Presiden Singapura Halimah Yacob dan suaminya Mohammed Abdullah Alhabshee
Sumber :
  • REUTERS/Edgar Su

VIVA.co.id – Presiden baru Singapura, Halimah Yacob memiliki masa kecil yang tak mudah. Dia diketahui harus membantu sang ibu berjualan di gerobak nasi siang hingga malam usai belajar di sekolah.

Halimah terpilih menjadi Presiden Singapura perempuan pertama. Dia juga keturunan Melayu dan muslim. Sebelumnya Halimah berkarier di Parlemen.

Dilansir Strait Times, dahulu ibu Halimah menjual nasi Padang di Singapura. Untuk menyiapkan jualan mereka di gerobak kaki lima, Halimah juga harus bangun subuh untuk ikut membantu ibunya.

Dia pada saat itu bersekolah di Singapore Chinese Girl's School kemudian di Tanjong Katong Girl's School. Perempuan tersebut satu-satu di keluarga yang akhirnya bisa mengenyam pendidikan di universitas.

Pada saat kelas 2, Halimah bahkan pernah harus dikeluarkan dari Singapore Chinese Girl's School karena cukup banyak absen demi membantu usaha ibunya.

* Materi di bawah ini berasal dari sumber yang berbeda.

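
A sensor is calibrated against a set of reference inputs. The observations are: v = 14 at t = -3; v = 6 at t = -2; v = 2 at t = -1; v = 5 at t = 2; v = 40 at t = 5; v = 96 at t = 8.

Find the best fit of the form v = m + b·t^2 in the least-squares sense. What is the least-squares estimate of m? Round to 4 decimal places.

m = 0.3014

Forming MᵀM = [[6, 107]; [107, 4835]] and Mᵀv = [163, 7316]ᵀ gives MᵀM·[m, b]ᵀ = Mᵀv.
Δ = 6·4835 − 107² = 17561.
m = (163·4835 − 107·7316)/17561 = 5293/17561; b = (6·7316 − 107·163)/17561 = 26455/17561.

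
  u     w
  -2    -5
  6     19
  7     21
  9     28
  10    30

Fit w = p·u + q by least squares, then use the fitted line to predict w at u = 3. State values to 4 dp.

The normal system MᵀM·[p, q]ᵀ = Mᵀw is [[270, 30]; [30, 5]]·[p, q]ᵀ = [823, 93]ᵀ.
Δ = 270·5 − 30² = 450.
p = (823·5 − 30·93)/450 = 53/18; q = (270·93 − 30·823)/450 = 14/15.
At u = 3: ŵ = (53/18)·(3) + (14/15)·(1) = 293/30.

ŵ = 9.7667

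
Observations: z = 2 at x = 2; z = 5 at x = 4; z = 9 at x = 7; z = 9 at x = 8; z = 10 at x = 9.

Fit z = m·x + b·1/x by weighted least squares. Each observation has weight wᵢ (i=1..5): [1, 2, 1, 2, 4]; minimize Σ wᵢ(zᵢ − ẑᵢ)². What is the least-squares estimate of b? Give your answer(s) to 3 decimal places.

b = 0.352

Sums needed: Σwᵢ·x·x = 537, Σwᵢ·x·1/x = 10, Σwᵢ·1/x·1/x = 60461/127008.
And Σwᵢ·x·z = 611, Σwᵢ·1/x·z = 2893/252.
Normal equations: [[537, 10]; [10, 60461/127008]]·[m, b]ᵀ = [611, 2893/252]ᵀ.
Δ = 537·(60461/127008) − 10² = 6588919/42336.
m = (611·(60461/127008) − 10·(2893/252))/(6588919/42336) = 22360951/19766757; b = (537·(2893/252) − 10·611)/(6588919/42336) = 2321928/6588919.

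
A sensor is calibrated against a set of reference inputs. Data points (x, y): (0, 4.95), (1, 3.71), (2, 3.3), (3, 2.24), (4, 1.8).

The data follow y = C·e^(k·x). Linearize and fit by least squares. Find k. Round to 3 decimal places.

Let Y = ln y. Fitting Y = k·x + ln C by least squares:
AᵀA = [[30.0000, 10.0000]; [10.0000, 5]], rhs = [8.4695, 5.4986]ᵀ  (here Σx = 10.0000, Σ(x)² = 30.0000, Σln y = 5.4986, Σx·ln y = 8.4695).
Solving (det = 50.0000): k = -0.25278, ln C = 1.60527.

k = -0.253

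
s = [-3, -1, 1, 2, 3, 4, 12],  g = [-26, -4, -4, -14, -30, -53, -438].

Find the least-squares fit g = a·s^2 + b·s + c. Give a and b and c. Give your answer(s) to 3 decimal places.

Normal-equation sums: Σs^2·s^2 = 21172, Σs^2·s = 1800, Σs^2 = 184, Σs·s = 184, Σs = 18, Σ1 = 7.
Moment sums: Σs^2·g = -64488, Σs·g = -5508, Σg = -569.
So XᵀX·[a, b, c]ᵀ = Xᵀg: [[21172, 1800, 184]; [1800, 184, 18]; [184, 18, 7]]·[a, b, c]ᵀ = [-64488, -5508, -569]ᵀ.
Row-reducing yields a = -636229/213969, b = -103059/142646, c = -38768/30567.

a = -2.973, b = -0.722, c = -1.268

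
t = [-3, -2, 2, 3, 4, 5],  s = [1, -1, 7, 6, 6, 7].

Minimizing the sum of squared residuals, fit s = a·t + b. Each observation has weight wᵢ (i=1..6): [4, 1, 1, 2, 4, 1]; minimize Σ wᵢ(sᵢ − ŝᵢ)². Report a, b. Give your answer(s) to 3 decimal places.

a = 0.822, b = 3.129

Normal-equation sums: Σwᵢ·t·t = 151, Σwᵢ·t = 15, Σwᵢ·1 = 13.
For MᵀWs: Σwᵢ·t·s = 171, Σwᵢ·s = 53.
So MᵀWM·[a, b]ᵀ = MᵀWs: [[151, 15]; [15, 13]]·[a, b]ᵀ = [171, 53]ᵀ.
Determinant 151·13 − 15² = 1738.
a = (171·13 − 15·53)/1738 = 714/869; b = (151·53 − 15·171)/1738 = 2719/869.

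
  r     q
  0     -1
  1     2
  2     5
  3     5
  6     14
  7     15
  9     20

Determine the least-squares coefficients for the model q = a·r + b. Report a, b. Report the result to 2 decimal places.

With design matrix M, MᵀM = [[180, 28]; [28, 7]] and Mᵀq = [396, 60]ᵀ.
Δ = 180·7 − 28² = 476.
a = (396·7 − 28·60)/476 = 39/17; b = (180·60 − 28·396)/476 = -72/119.

a = 2.29, b = -0.61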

"Sejak berusia 10 tahun, hari-hariku kebanyakan di luar sekolah membantu ibu, membersihkan meja, mencuci piring dan melayani pembeli. Saya jadi peribadi yang lebih baik karena hal itu," kata Halimah sebagaimana dikutip dari Channel News Asia.

Halimah kini berusia 63 tahun dan dia menjadi Presiden Singapura ras Melayu setelah 47 tahun jabatan itu tidak diduduki warga Melayu.